Standard of Practice # 4: Leadership in Learning Communities
Members promote and participate in the creation of collaborative, safe and supportive learning communities. They recognize their shared responsibilities and their leadership roles in order to facilitate student success. Members maintain and uphold the principles of the ethical standards in these learning communities.

The Literacy and Numeracy Secretariat's "Capacity Building Series" outlines 6 layers of the model Professional Learning Community:
1. Ensuring Learning for All Students
2. Focus on Results
3. Relationships
4. Collaborative Inquiry
5. Leadership
6. Alignment

Ensuring Learning for All Students: Class and Student Profiles

Collaborative, safe and supportive learning communities are created in many ways, one of these being the development of class and student profiles:

Reviewing the the document, Learning for All, and thinking about the importance of creating class and individual profiles, may I suggest two points about why this is an essential practice to be completed at the beginning of the school year and then maintained throughout the year:

Why is the creation of class and individual profiles essential at start and throughout?

1. Differentiation: the clearer your understanding of your students’ needs, the more “flexible, supportive, adjustable, and focused on increasing all students’ access to curriculum” your instruction and assessment can become. Plans would document strategies identified and employed, particularly students who are in need of greater support or in need of greater challenges.

2. Consultation: since some students may benefit from expertise beyond that found immediately in the classroom, in order to best access and inform in-school teams and out-of-school resources, including community agencies, these class and individual profiles act as an important reference for the collaborative review of teaching strategies and interventions. Recommendations can therefor be more informed and therefore more productive.

Focus on Results: Being Mindful of EQAO Testing in the Junior Classroom

An important element of ensuring student success is the support of their understanding of EQAO testing:

1. There are certain advantages to using the information found on the EQAO site and in Understanding Levels of Achievement:

EQAO site:
  • By accessing past tests for model questions
  • By sharing videos with parents/students during information sessions
  • For model answers for use as student exemplars
  • Remaining up to date with EQAO standards and practices
  • Teacher Bulletin provides concise essential points
  • Teacher Bulletin advertises the call for participation in assessment committees
  • Shares results summaries and offers strategies for teachers
  • “6 Questions to Ask When Looking at Your School Results”

Understanding Levels of Achievement
  • Thorough explanation of scales for reading, writing and mathematics
  • Support materials suitable for students at various levels
  • Extensive resource suggestions
  • Variety of student answers for each level

2. How to assist parents in understanding how their child is being prepared for the EQAO test?

It would be important to inform parents that the literacy program in my class includes preparation for the EQAO but that the test is not the ultimate objective.
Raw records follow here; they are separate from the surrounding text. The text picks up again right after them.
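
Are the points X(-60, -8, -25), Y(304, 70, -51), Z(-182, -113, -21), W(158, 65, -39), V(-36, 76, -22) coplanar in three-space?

The plane through X, Y, Z has normal n = XY × XZ = (-2418, 1716, -28704) and equation n·P = 848952.
Checking the remaining points: n·W = 848952, n·V = 848952.
All equal 848952, so all 5 points lie in one plane.

Yes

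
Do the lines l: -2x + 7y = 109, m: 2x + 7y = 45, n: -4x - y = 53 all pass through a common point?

Yes

The three lines meet at one point iff the augmented coefficient matrix [aᵢ bᵢ cᵢ] has rank < 3, i.e. its determinant vanishes.
Here the determinant is 0.
It vanishes, so the lines are concurrent at (-16, 11).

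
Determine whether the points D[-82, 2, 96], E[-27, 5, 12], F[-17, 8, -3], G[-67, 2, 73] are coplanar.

Yes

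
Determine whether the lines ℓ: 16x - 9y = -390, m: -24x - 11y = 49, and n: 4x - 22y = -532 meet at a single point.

No

The three lines meet at one point iff the augmented coefficient matrix [aᵢ bᵢ cᵢ] has rank < 3, i.e. its determinant vanishes.
Here the determinant is 948.
Nonzero, so no common point exists.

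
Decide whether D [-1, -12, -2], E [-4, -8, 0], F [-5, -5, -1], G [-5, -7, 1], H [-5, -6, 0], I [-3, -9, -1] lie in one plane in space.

The plane through D, E, F has normal n = DE × DF = (-10, -5, -5) and equation n·P = 80.
Checking the remaining points: n·G = 80, n·H = 80, n·I = 80.
All equal 80, so all 6 points lie in one plane.

Yes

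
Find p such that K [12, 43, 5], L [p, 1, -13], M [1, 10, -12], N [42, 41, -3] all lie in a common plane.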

I would stress that their child’s literacy skills are assessed using multiple strategies, and that the EQAO test is but one of the many.

In the first parent information session of the year I would make a few moments available where I would share the date of the EQAO test and in general terms review the format, the implications, and the other logistics surrounding the test. A page summary in the parent booklet for the grade would be suitable too. I would also direct them to the sub pages of the www.eqao.com website so that they could access the parent’s guide available in 21 languages! It wouldn’t hurt to encourage the school board to share such links more deliberately on their website.

Parent teacher conferences would present an ideal opportunity to demonstrate how their child is being prepared. They would have the chance to review sample practice questions and to receive feedback on the level of reading, writing, and mathematics their child demonstrates in those cases (though I’d be very careful about making predictions).

It would be worth the time and effort, when sharing news items / program updates with parents, either through newsletters or on school web platforms, to make clear the literacy / numeracy connections with the curriculum and how they tie into the EQAO tests.